To carry people and goods between Brisbane and outlying rural settlements to the south, Orr and Honeyman purchased the steamer Amy. Having been disassembled in Scotland, following its arrival by sailing ship the Amy was rebuilt on the riverbank below Queen’s Wharf during 1863. Following a celebratory launch she undertook trips to Ipswich, later servicing the Logan River where a village had been surveyed near the Jimboomba pastoral run in 1865.

Next, Orr and Honeyman bought riverside land at Logan Village, another vessel, the Leonie in 1865 and the Malungmavel Plantation at the junction of the Pimpama River and Hotham Creek, where cotton, then sugar and later arrowroot was grown. The expansion is reflected in mortgages, granted to members of the Orr and Brown families in Scotland in 1865 and Brisbane property speculator James Gibbon in 1868, included in land title dealing documents for the Queen’s Wharf site.

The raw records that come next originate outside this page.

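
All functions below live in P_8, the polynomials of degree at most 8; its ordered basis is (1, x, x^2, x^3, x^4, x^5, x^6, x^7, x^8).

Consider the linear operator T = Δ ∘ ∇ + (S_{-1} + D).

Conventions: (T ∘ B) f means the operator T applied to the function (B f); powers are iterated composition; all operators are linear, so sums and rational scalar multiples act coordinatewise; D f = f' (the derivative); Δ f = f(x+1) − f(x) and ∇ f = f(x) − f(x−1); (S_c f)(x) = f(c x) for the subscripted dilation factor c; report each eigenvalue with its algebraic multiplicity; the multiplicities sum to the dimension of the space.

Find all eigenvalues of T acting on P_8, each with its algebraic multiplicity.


λ = -1 (multiplicity 4), λ = 1 (multiplicity 5)

image of 1: 1
image of x: -x + 1
image of x^2: x^2 + 2x + 2
image of x^3: -x^3 + 3x^2 + 6x
image of x^4: x^4 + 4x^3 + 12x^2 + 2
image of x^5: -x^5 + 5x^4 + 20x^3 + 10x
image of x^6: x^6 + 6x^5 + 30x^4 + 30x^2 + 2
image of x^7: -x^7 + 7x^6 + 42x^5 + 70x^3 + 14x
image of x^8: x^8 + 8x^7 + 56x^6 + 140x^4 + 56x^2 + 2
the matrix is upper triangular; its diagonal is (1, -1, 1, -1, 1, -1, 1, -1, 1)
for a triangular matrix the eigenvalues are the diagonal entries, with algebraic multiplicity their repetition count


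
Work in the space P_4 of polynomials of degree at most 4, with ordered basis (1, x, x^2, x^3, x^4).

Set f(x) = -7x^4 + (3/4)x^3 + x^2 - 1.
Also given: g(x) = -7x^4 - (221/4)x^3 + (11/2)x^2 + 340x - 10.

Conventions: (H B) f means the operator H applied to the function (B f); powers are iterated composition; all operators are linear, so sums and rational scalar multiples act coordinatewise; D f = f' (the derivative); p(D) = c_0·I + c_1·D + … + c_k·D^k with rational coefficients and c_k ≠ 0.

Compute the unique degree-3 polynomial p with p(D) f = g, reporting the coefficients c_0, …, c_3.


D^0 f = -7x^4 + (3/4)x^3 + x^2 - 1
D^1 f = -28x^3 + (9/4)x^2 + 2x
D^2 f = -84x^2 + (9/2)x + 2
D^3 f = -168x + 9/2
matching coefficients of g against c_0 f + c_1 Df + … from the top degree down determines the c_i
solution: c_0 = 1, c_1 = 2, c_2 = 0, c_3 = -2

c_0 = 1, c_1 = 2, c_2 = 0, c_3 = -2


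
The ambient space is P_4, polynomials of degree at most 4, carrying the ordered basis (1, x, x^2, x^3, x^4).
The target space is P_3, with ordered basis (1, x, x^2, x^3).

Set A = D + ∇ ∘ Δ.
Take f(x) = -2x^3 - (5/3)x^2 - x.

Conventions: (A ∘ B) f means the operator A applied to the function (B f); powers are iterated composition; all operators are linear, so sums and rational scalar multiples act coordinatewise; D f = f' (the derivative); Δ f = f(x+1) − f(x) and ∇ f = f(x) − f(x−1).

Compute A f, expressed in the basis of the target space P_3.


the result is g(x) = -6x^2 - (46/3)x - 13/3

D f = -6x^2 - (10/3)x - 1
Δ f = -6x^2 - (28/3)x - 14/3
∇ Δ f = -12x - 10/3
(D + ∇ ∘ Δ) f = -6x^2 - (46/3)x - 13/3


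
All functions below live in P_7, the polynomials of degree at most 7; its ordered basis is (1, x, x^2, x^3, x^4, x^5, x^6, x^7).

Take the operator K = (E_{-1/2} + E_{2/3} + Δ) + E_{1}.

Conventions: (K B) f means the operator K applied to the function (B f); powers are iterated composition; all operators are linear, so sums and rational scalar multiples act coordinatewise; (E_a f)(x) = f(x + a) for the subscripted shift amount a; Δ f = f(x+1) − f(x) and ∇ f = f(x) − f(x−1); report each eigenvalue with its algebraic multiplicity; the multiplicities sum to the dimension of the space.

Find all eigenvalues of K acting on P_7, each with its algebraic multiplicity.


image of 1: 3
image of x: 3x + 13/6
image of x^2: 3x^2 + (13/3)x + 97/36
image of x^3: 3x^3 + (13/2)x^2 + (97/12)x + 469/216
image of x^4: 3x^4 + (26/3)x^3 + (97/6)x^2 + (469/54)x + 2929/1296
image of x^5: 3x^5 + (65/6)x^4 + (485/18)x^3 + (2345/108)x^2 + (14645/1296)x + 16333/7776
image of x^6: 3x^6 + 13x^5 + (485/12)x^4 + (2345/54)x^3 + (14645/432)x^2 + (16333/1296)x + 98137/46656
image of x^7: 3x^7 + (91/6)x^6 + (679/12)x^5 + (16415/216)x^4 + (102515/1296)x^3 + (114331/2592)x^2 + (686959/46656)x + 574069/279936
the matrix is upper triangular; its diagonal is (3, 3, 3, 3, 3, 3, 3, 3)
for a triangular matrix the eigenvalues are the diagonal entries, with algebraic multiplicity their repetition count

λ = 3 (multiplicity 8)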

In March 1870 an event the Brisbane Courier claimed was ‘unparalleled in the meteorological history of Brisbane, and so great a rainfall in so short a period has never before been recorded’ submerged Orr and Honeyman’s wharf and resulted in water a metre deep in the lower storey of their No. 1 store nearest the river. Misfortunes continued.  In 1871 the Orr and Honeyman partnership reported assets of £28,000 but liabilities of £30,000 to a meeting of creditors and went into liquidation. James Gibbon subsequently transferred the mortgage of the Queen’s Wharf site, allotment no. 5, to sawmiller William Pettigrew.

Following the sale of partnership assets, Matthew Brown Orr purchased land at Tamrookum, south west of Beaudesert in the Upper Logan. It is from this property that the Orr family and one servant returned to England in September 1880. James Honeyman remained in Brisbane, as agent for the London and Lancashire Insurance Company, until 1876. Through the business Honeyman and Sons, his name is linked with the steamers Louisa (until 1887) and Fanny. James Honeyman, resident of Cleveland, retired from the position of Inspector of Invoices in the Customs Department in 1904.

Additional Reading

  • Brisbane Courier, 10 March 1870, p. 2.
  • Brisbane Courier, 1 November 1871, p. 4.